Is it possible to identify the causation of these incidents? If so, we can create a predictive model to identify the probability of a driver getting into an incident by assigning a “risk score”. From this, we may be able to prevent an incident from occurring by prescribing specific actions (e.g., take specific driver trainings) to each driver based upon their risk score.
The relationship between each employee’s driver training taken/not taken and the total associated number of incidents can explain the causation of incidents because this category is a company controlled attribute of the driver, i.e., the company can assign/remove/change additional trainings.
Two datasets (training_file.csv; accident_file.csv) were used in this analysis, to uncover key correlations in the data regarding the number of incidents. The data includes every employee driver who was or was not involved in a traffic incident from 2016-2020. Many attributes were analyzed, such as location, road conditions, weather conditions, and tenure.
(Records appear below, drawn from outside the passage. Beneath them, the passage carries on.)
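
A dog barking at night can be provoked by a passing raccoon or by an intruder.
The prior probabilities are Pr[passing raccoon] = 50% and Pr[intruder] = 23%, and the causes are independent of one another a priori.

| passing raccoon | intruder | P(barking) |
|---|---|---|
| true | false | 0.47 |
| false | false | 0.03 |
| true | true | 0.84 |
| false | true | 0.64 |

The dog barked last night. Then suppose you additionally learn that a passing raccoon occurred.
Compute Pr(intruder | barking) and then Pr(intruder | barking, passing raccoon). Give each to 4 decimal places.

Pr(intruder | barking) ≈ 0.4693; Pr(intruder | barking, passing raccoon) ≈ 0.3480

P(barking) = 0.03*0.5*0.77 + 0.64*0.5*0.23 + 0.47*0.5*0.77 + 0.84*0.5*0.23 = 0.011550 + 0.073600 + 0.180950 + 0.096600 = 0.362700
Of this, 0.170200 comes from 0.073600 + 0.096600 (the intruder=true cases).
So P(intruder | barking) = 0.170200/0.362700 ≈ 0.4693.

Now condition on the additional information:
Numerator (weight on configurations with intruder): 0.84*0.23 = 0.193200
Normalizer over all consistent configurations: 0.47*0.77 + 0.84*0.23 = 0.555100
P(intruder | barking, passing raccoon) = 0.193200/0.555100 ≈ 0.3480
This is intercausal reasoning (explaining away): once passing raccoon accounts for the barking, intruder becomes less likely.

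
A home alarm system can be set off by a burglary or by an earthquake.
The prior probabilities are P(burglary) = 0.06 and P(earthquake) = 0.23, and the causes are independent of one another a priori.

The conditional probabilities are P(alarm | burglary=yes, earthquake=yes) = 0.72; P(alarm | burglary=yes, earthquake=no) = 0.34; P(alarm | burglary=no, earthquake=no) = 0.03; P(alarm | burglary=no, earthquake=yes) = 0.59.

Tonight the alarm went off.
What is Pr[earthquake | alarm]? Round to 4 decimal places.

Pr[earthquake | alarm] ≈ 0.7861

For the numerator, keep only earthquake=true terms: 0.127558 + 0.009936 = 0.137494
Denominator P(alarm): 0.03*0.94*0.77 + 0.59*0.94*0.23 + 0.34*0.06*0.77 + 0.72*0.06*0.23 = 0.174916
P(earthquake | alarm) = 0.137494/0.174916 ≈ 0.7861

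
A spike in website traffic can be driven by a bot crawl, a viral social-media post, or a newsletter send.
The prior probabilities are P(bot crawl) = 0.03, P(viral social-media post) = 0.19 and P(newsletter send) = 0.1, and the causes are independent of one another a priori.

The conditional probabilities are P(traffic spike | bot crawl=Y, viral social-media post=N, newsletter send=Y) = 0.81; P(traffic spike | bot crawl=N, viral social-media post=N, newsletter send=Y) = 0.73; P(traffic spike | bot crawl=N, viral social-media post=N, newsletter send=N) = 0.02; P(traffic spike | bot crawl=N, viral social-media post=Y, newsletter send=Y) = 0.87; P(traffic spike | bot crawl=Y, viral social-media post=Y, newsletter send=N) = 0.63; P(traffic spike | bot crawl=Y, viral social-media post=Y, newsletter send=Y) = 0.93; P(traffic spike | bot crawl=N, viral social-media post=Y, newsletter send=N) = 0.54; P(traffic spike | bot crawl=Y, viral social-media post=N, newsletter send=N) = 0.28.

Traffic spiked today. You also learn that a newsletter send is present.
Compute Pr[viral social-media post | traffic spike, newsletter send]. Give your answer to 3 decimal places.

For the numerator, keep only viral social-media post=true terms: 0.160341 + 0.005301 = 0.165642
Denominator P(traffic spike | newsletter send): 0.73×0.97×0.81 + 0.87×0.97×0.19 + 0.81×0.03×0.81 + 0.93×0.03×0.19 = 0.758886
Posterior = 0.165642 / 0.758886 ≈ 0.218

Pr[viral social-media post | traffic spike, newsletter send] ≈ 0.218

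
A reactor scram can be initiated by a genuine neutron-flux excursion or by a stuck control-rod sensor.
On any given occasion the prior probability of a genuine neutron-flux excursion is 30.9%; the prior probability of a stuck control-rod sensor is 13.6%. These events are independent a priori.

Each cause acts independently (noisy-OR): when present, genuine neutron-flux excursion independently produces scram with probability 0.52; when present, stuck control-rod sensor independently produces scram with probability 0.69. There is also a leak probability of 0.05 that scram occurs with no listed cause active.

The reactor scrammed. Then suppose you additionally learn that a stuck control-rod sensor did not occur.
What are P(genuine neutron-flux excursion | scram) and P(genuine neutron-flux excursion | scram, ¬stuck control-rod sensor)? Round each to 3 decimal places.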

Before moving directly to the prescriptive model phase, it was essential to perform regression analysis on the data to determine its reliability in explaining the number of incidents occurred. Basically, regression analysis determines whether the current data we have is enough to move forward with a prescriptive machine learning model or if there are additional external attributes that must be captured.
The hypothesis was rejected – driver trainings taken/not taken do not explain the causation of auto incidents. An R-squared value of 0.290 was identified which is very small (R-squared value indicates strong or weak predictive power). 0.290 means that only 29% of the total number of incidents can be explained from the training data - this is not high enough to rely upon in a prescriptive model as it will provide grossly inaccurate predictions. Simply put, external factors that are not captured in the current data play a more crucial role in explaining the causes of the incidents.
Currently, we are only capturing data points when a driver is involved in a traffic incident. In other words, we are not capturing driver data on “normal days”, or when drivers do NOT get into a traffic incident. To understand the historical patterns of the factors that contribute or do not contribute to an incident in order to build a reliable predictive model, we need to capture data points around (but not limited to) the following factors on days a driver did NOT get into a traffic incident:
- Road and weather conditions on days each driver drove but did NOT get into an accident.
- Specific routes on days a driver drove and did get into an accident.
- Specific routes on days a driver drove and did NOT get into an accident.
- Public auto incident rates on company driver routes and locations.
- Traffic conditions on company driver routes and locations.